Karen Meek has a review of Hakan Nesser’s The Mind’s Eye – the first in the Van Veteeren series, but the third to be translated – at Euro Crime and points out that it’s not only slightly surreal, thanks to its fictional bouillabaisse of a setting that incorporates bits of several northern European countries, but it’s also great fun. “You can dip into almost any page and a line will make you smile.”
Often Scandinavian crime fiction is characterized as being dour and gloomy, but as Peter Rozovsky pointed out in an issue of Mystery Reader’s Journal devoted to Scandinavian crime fiction, it’s not entirely without humor.
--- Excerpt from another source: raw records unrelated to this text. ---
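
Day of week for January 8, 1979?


Zeller's congruence:
q=8, m=13, k=78, j=19
h = (8 + ⌊13×14/5⌋ + 78 + ⌊78/4⌋ + ⌊19/4⌋ - 2×19) mod 7
= (8 + 36 + 78 + 19 + 4 - 38) mod 7
= 107 mod 7 = 2
h=2 → Monday

Monday


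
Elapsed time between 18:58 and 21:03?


2h 5m

End time in minutes: 21×60 + 3 = 1263
Start time in minutes: 18×60 + 58 = 1138
Difference = 1263 - 1138 = 125 minutes
= 2 hours 5 minutes


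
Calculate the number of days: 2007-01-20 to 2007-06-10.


From January 20, 2007 to June 10, 2007
Rest of January 2007: 31 - 20 = 11
Full months: February 2007 28, March 31, April 30, May 31
Days into June 2007: 10
Total = 11 + 28 + 31 + 30 + 31 + 10 = 141 days

141 days


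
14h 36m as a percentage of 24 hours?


0.6083 (60.83%)

Total minutes: 14×60 + 36 = 876
Day = 24×60 = 1440 minutes
Fraction = 876/1440 ≈ 0.6083
As a percentage: 876/1440 × 100 ≈ 60.83%


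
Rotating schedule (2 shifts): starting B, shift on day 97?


Shifts: A, B
Start: B (index 1)
Day 97: (1 + 97 - 1) mod 2
= 97 mod 2
= 1
Index 1 → shift B

Shift B


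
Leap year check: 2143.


Rules: divisible by 4 AND (not by 100 OR by 400)
2143 ÷ 4 = 535 remainder 3 → not divisible by 4
Not divisible by 4 → not a leap year

No


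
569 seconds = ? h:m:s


0h 9m 29s

Hours: 569 ÷ 3600 = 0 remainder 569
Minutes: 569 ÷ 60 = 9 remainder 29
Seconds: 29


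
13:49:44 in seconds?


49784 seconds

Hours: 13 × 3600 = 46800
Minutes: 49 × 60 = 2940
Seconds: 44
Total = 46800 + 2940 + 44 = 49784


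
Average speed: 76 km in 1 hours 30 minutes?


Distance: 76 km
Time: 1h 30m = 90 min = 90/60 = 3/2 hours
Speed = 76 ÷ (3/2) = 76 × 2 / 3 = 152/3 ≈ 50.7 km/h

50.7 km/h


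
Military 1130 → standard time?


11:30 AM

Hour: 11
11 < 12 → AM


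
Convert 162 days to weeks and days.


23 weeks 1 days

Weeks: 162 ÷ 7 = 23 remainder 1


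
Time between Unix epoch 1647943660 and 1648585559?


641899 seconds (178.3 hours / 7.43 days)

Difference = 1648585559 - 1647943660 = 641899 seconds
In hours: 641899 / 3600 ≈ 178.3
In days: 641899 / 86400 ≈ 7.43


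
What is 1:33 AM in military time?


Input: 1:33 AM
AM hour stays: 1

01:33


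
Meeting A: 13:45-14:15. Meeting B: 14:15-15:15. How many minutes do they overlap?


Meeting A: 825-855 (in minutes from midnight)
Meeting B: 855-915
Overlap start = max(825, 855) = 855
Overlap end = min(855, 915) = 855
Overlap = max(0, 855 - 855) = 0 min

0 minutes


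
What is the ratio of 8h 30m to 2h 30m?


Duration 1: 510 minutes
Duration 2: 150 minutes
Ratio = 510:150
GCD = 30
Simplified = 17:5
As a decimal: 17/5 = 3.40

17:5 (3.40)


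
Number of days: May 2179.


Month: May (month 5)
May has 31 days

31 days


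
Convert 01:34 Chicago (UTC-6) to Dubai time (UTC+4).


11:34

Time difference = UTC+4 - UTC-6 = +10 hours
New hour = (1 + 10) mod 24
= 11 mod 24 = 11
Minutes unchanged → 11:34


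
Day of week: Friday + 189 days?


Start: Friday (index 4)
(4 + 189) mod 7
= 193 mod 7
= 4
Index 4 → Friday

Friday


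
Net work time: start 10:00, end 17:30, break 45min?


Total time = (17×60+30) - (10×60+0)
= 1050 - 600 = 450 min
Minus break: 450 - 45 = 405 min
= 6h 45m

6h 45m (405 minutes)


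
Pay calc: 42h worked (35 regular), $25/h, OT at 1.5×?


Regular: 35h × $25 = $875.00
Overtime: 42 - 35 = 7h
OT pay: 7h × $25 × 1.5 = $262.50
Total = $875.00 + $262.50 = $1137.50

$1137.50


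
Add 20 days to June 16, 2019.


Start: June 16, 2019
Add 20 days
June 16 → July 1: 30 - 16 + 1 = 15 days (20 - 15 = 5 left)
July 1 + 5 = July 6, 2019

July 6, 2019


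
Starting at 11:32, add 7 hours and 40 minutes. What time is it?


Start: 692 minutes from midnight
Add: 460 minutes
Total: 1152 minutes
Hours: 1152 ÷ 60 = 19 remainder 12

19:12


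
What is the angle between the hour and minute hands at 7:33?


Hour hand = 7×30 + 33×0.5 = 226.5°
Minute hand = 33×6 = 198°
Difference = |226.5 - 198| = 28.5°

28.5°


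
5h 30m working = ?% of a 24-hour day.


Time: 330 minutes
Day: 1440 minutes
Percentage = (330/1440) × 100 ≈ 22.9%

22.9%


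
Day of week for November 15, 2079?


Zeller's congruence:
q=15, m=11, k=79, j=20
h = (15 + ⌊13×12/5⌋ + 79 + ⌊79/4⌋ + ⌊20/4⌋ - 2×20) mod 7
= (15 + 31 + 79 + 19 + 5 - 40) mod 7
= 109 mod 7 = 4
h=4 → Wednesday

Wednesday


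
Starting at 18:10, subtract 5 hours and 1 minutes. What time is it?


Start: 1090 minutes from midnight
Subtract: 301 minutes
Remaining: 1090 - 301 = 789
Hours: 13, Minutes: 9

13:09


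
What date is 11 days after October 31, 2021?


Start: October 31, 2021
Add 11 days
October 31 → November 1: 31 - 31 + 1 = 1 days (11 - 1 = 10 left)
November 1 + 10 = November 11, 2021

November 11, 2021


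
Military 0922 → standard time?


Hour: 9
9 < 12 → AM

9:22 AM


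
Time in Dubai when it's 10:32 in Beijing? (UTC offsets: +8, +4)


06:32

Time difference = UTC+4 - UTC+8 = -4 hours
New hour = (10 -4) mod 24
= 6 mod 24 = 6
Minutes unchanged → 06:32


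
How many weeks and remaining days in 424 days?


Weeks: 424 ÷ 7 = 60 remainder 4

60 weeks 4 days


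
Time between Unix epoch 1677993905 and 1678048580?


54675 seconds (15.2 hours / 0.63 days)

Difference = 1678048580 - 1677993905 = 54675 seconds
In hours: 54675 / 3600 ≈ 15.2
In days: 54675 / 86400 ≈ 0.63


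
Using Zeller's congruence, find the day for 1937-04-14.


Zeller's congruence:
q=14, m=4, k=37, j=19
h = (14 + ⌊13×5/5⌋ + 37 + ⌊37/4⌋ + ⌊19/4⌋ - 2×19) mod 7
= (14 + 13 + 37 + 9 + 4 - 38) mod 7
= 39 mod 7 = 4
h=4 → Wednesday

Wednesday


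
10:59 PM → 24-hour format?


22:59

Input: 10:59 PM
PM: 10 + 12 = 22


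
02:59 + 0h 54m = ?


03:53

Start: 179 minutes from midnight
Add: 54 minutes
Total: 233 minutes
Hours: 233 ÷ 60 = 3 remainder 53


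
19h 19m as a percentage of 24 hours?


Total minutes: 19×60 + 19 = 1159
Day = 24×60 = 1440 minutes
Fraction = 1159/1440 ≈ 0.8049
As a percentage: 1159/1440 × 100 ≈ 80.49%

0.8049 (80.49%)


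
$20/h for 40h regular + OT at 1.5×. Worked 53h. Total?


$1190.00

Regular: 40h × $20 = $800.00
Overtime: 53 - 40 = 13h
OT pay: 13h × $20 × 1.5 = $390.00
Total = $800.00 + $390.00 = $1190.00


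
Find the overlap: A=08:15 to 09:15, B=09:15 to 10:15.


Meeting A: 495-555 (in minutes from midnight)
Meeting B: 555-615
Overlap start = max(495, 555) = 555
Overlap end = min(555, 615) = 555
Overlap = max(0, 555 - 555) = 0 min

0 minutes


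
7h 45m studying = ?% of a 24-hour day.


Time: 465 minutes
Day: 1440 minutes
Percentage = (465/1440) × 100 ≈ 32.3%

32.3%


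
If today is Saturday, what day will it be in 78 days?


Start: Saturday (index 5)
(5 + 78) mod 7
= 83 mod 7
= 6
Index 6 → Sunday

Sunday


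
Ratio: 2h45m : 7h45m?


Duration 1: 165 minutes
Duration 2: 465 minutes
Ratio = 165:465
GCD = 15
Simplified = 11:31
As a decimal: 11/31 ≈ 0.35

11:31 (0.35)


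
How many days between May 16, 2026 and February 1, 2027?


From May 16, 2026 to February 1, 2027
Rest of May 2026: 31 - 16 = 15
Full months: June 30, July 31, August 31, September 30, October 31, November 30, December 31, January 31
Days into February 2027: 1
Total = 15 + 30 + 31 + 31 + 30 + 31 + 30 + 31 + 31 + 1 = 261 days

261 days


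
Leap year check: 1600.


Yes

Rules: divisible by 4 AND (not by 100 OR by 400)
1600 ÷ 4 = 400 exactly → divisible by 4
1600 ÷ 100 = 16 exactly → divisible by 100
1600 ÷ 400 = 4 exactly → divisible by 400
Divisible by 400 → leap year


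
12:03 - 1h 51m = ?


Start: 723 minutes from midnight
Subtract: 111 minutes
Remaining: 723 - 111 = 612
Hours: 10, Minutes: 12

10:12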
And Nesser is his exhibit A.
He also cites a scene opening Arnaldur Indridason’s Silence of the Grave in which a young medical student realizes that the object a baby is chewing on is a human bone. (Okay, it doesn’t seem all that funny – you had to be there.)
Also new on Euro Crime is Maxine Clarke’s review of Arnaldur’s The Draining Lake – and she picks up on the humorous interplay among the detectives, the smug Sigurd Oli and the self-absorbed Elinborg, all caught up in publishing a cook book while they investigate a murder from the past.
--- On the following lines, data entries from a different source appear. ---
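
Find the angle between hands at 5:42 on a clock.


81.0°

Hour hand = 5×30 + 42×0.5 = 171.0°
Minute hand = 42×6 = 252°
Difference = |171.0 - 252| = 81.0°


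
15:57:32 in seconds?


57452 seconds

Hours: 15 × 3600 = 54000
Minutes: 57 × 60 = 3420
Seconds: 32
Total = 54000 + 3420 + 32 = 57452


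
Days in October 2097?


31 days

Month: October (month 10)
October has 31 days


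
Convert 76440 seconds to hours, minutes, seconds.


Hours: 76440 ÷ 3600 = 21 remainder 840
Minutes: 840 ÷ 60 = 14 remainder 0
Seconds: 0

21h 14m 0s


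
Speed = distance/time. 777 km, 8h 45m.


Distance: 777 km
Time: 8h 45m = 525 min = 525/60 = 35/4 hours
Speed = 777 ÷ (35/4) = 777 × 4 / 35 = 3108/35 = 88.8 km/h

88.8 km/h


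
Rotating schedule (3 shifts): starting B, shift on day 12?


Shift A

Shifts: A, B, C
Start: B (index 1)
Day 12: (1 + 12 - 1) mod 3
= 12 mod 3
= 0
Index 0 → shift A


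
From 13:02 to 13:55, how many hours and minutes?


End time in minutes: 13×60 + 55 = 835
Start time in minutes: 13×60 + 2 = 782
Difference = 835 - 782 = 53 minutes
= 0 hours 53 minutes

0h 53m


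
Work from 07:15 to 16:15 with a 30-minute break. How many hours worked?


8h 30m (510 minutes)

Total time = (16×60+15) - (7×60+15)
= 975 - 435 = 540 min
Minus break: 540 - 30 = 510 min
= 8h 30m


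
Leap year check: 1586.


Rules: divisible by 4 AND (not by 100 OR by 400)
1586 ÷ 4 = 396 remainder 2 → not divisible by 4
Not divisible by 4 → not a leap year

No


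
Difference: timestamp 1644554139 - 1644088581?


465558 seconds (129.3 hours / 5.39 days)

Difference = 1644554139 - 1644088581 = 465558 seconds
In hours: 465558 / 3600 ≈ 129.3
In days: 465558 / 86400 ≈ 5.39


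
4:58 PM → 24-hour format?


Input: 4:58 PM
PM: 4 + 12 = 16

16:58


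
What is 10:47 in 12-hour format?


10:47 AM

Hour: 10
10 < 12 → AM


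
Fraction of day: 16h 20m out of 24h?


Total minutes: 16×60 + 20 = 980
Day = 24×60 = 1440 minutes
Fraction = 980/1440 ≈ 0.6806
As a percentage: 980/1440 × 100 ≈ 68.06%

0.6806 (68.06%)


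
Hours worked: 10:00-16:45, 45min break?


6h 0m (360 minutes)

Total time = (16×60+45) - (10×60+0)
= 1005 - 600 = 405 min
Minus break: 405 - 45 = 360 min
= 6h 0m


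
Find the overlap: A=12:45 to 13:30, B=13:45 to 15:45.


Meeting A: 765-810 (in minutes from midnight)
Meeting B: 825-945
Overlap start = max(765, 825) = 825
Overlap end = min(810, 945) = 810
Overlap = max(0, 810 - 825) = 0 min

0 minutes


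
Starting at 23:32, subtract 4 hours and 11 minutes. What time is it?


19:21

Start: 1412 minutes from midnight
Subtract: 251 minutes
Remaining: 1412 - 251 = 1161
Hours: 19, Minutes: 21


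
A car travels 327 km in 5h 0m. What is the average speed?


65.4 km/h

Distance: 327 km
Time: 5 hours
Speed = 327 / 5 = 65.4 km/h


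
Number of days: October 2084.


Month: October (month 10)
October has 31 days

31 days


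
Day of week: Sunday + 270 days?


Thursday

Start: Sunday (index 6)
(6 + 270) mod 7
= 276 mod 7
= 3
Index 3 → Thursday


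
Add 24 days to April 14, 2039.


May 8, 2039

Start: April 14, 2039
Add 24 days
April 14 → May 1: 30 - 14 + 1 = 17 days (24 - 17 = 7 left)
May 1 + 7 = May 8, 2039


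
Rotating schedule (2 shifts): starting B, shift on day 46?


Shift A

Shifts: A, B
Start: B (index 1)
Day 46: (1 + 46 - 1) mod 2
= 46 mod 2
= 0
Index 0 → shift A


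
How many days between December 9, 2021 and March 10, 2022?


From December 9, 2021 to March 10, 2022
Rest of December 2021: 31 - 9 = 22
Full months: January 31, February 2022 28
Days into March 2022: 10
Total = 22 + 31 + 28 + 10 = 91 days

91 days


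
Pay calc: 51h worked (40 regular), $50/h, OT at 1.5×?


$2825.00

Regular: 40h × $50 = $2000.00
Overtime: 51 - 40 = 11h
OT pay: 11h × $50 × 1.5 = $825.00
Total = $2000.00 + $825.00 = $2825.00


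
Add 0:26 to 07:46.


08:12

Start: 466 minutes from midnight
Add: 26 minutes
Total: 492 minutes
Hours: 492 ÷ 60 = 8 remainder 12


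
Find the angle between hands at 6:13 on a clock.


Hour hand = 6×30 + 13×0.5 = 186.5°
Minute hand = 13×6 = 78°
Difference = |186.5 - 78| = 108.5°

108.5°


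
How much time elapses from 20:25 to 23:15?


End time in minutes: 23×60 + 15 = 1395
Start time in minutes: 20×60 + 25 = 1225
Difference = 1395 - 1225 = 170 minutes
= 2 hours 50 minutes

2h 50m


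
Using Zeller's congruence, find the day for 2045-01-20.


Friday

Zeller's congruence:
q=20, m=13, k=44, j=20
h = (20 + ⌊13×14/5⌋ + 44 + ⌊44/4⌋ + ⌊20/4⌋ - 2×20) mod 7
= (20 + 36 + 44 + 11 + 5 - 40) mod 7
= 76 mod 7 = 6
h=6 → Friday


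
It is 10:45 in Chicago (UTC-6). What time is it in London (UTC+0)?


Time difference = UTC+0 - UTC-6 = +6 hours
New hour = (10 + 6) mod 24
= 16 mod 24 = 16
Minutes unchanged → 16:45

16:45


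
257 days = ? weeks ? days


Weeks: 257 ÷ 7 = 36 remainder 5

36 weeks 5 days


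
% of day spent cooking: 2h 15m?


9.4%

Time: 135 minutes
Day: 1440 minutes
Percentage = (135/1440) × 100 ≈ 9.4%


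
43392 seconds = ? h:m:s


12h 3m 12s

Hours: 43392 ÷ 3600 = 12 remainder 192
Minutes: 192 ÷ 60 = 3 remainder 12
Seconds: 12


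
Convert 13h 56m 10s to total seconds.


50170 seconds

Hours: 13 × 3600 = 46800
Minutes: 56 × 60 = 3360
Seconds: 10
Total = 46800 + 3360 + 10 = 50170


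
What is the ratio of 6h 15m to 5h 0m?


Duration 1: 375 minutes
Duration 2: 300 minutes
Ratio = 375:300
GCD = 75
Simplified = 5:4
As a decimal: 5/4 = 1.25

5:4 (1.25)


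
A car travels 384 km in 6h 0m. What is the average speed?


64.0 km/h

Distance: 384 km
Time: 6 hours
Speed = 384 / 6 = 64.0 km/h


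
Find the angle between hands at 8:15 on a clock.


Hour hand = 8×30 + 15×0.5 = 247.5°
Minute hand = 15×6 = 90°
Difference = |247.5 - 90| = 157.5°

157.5°


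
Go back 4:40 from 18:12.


Start: 1092 minutes from midnight
Subtract: 280 minutes
Remaining: 1092 - 280 = 812
Hours: 13, Minutes: 32

13:32


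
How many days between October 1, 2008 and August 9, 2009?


312 days

From October 1, 2008 to August 9, 2009
Rest of October 2008: 31 - 1 = 30
Full months: November 30, December 31, January 31, February 2009 28, March 31, April 30, May 31, June 30, July 31
Days into August 2009: 9
Total = 30 + 30 + 31 + 31 + 28 + 31 + 30 + 31 + 30 + 31 + 9 = 312 days


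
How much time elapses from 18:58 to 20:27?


End time in minutes: 20×60 + 27 = 1227
Start time in minutes: 18×60 + 58 = 1138
Difference = 1227 - 1138 = 89 minutes
= 1 hours 29 minutes

1h 29m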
I agree. Another review up at Euro Crime this week is mine of The Draining Lake by Arnaldur Indridason. Although the book has a tragic theme, the political satire made me laugh out loud.
The Maj Sjowall/Per Wahloo “Martin Beck” series is also very funny — I read books 4 and 5 on holiday. I like a book where the humour is based on “shared recognition” between the author and reader.
Oops, I just read your last paragraph! Sorry, I missed it when I wrote my first comment.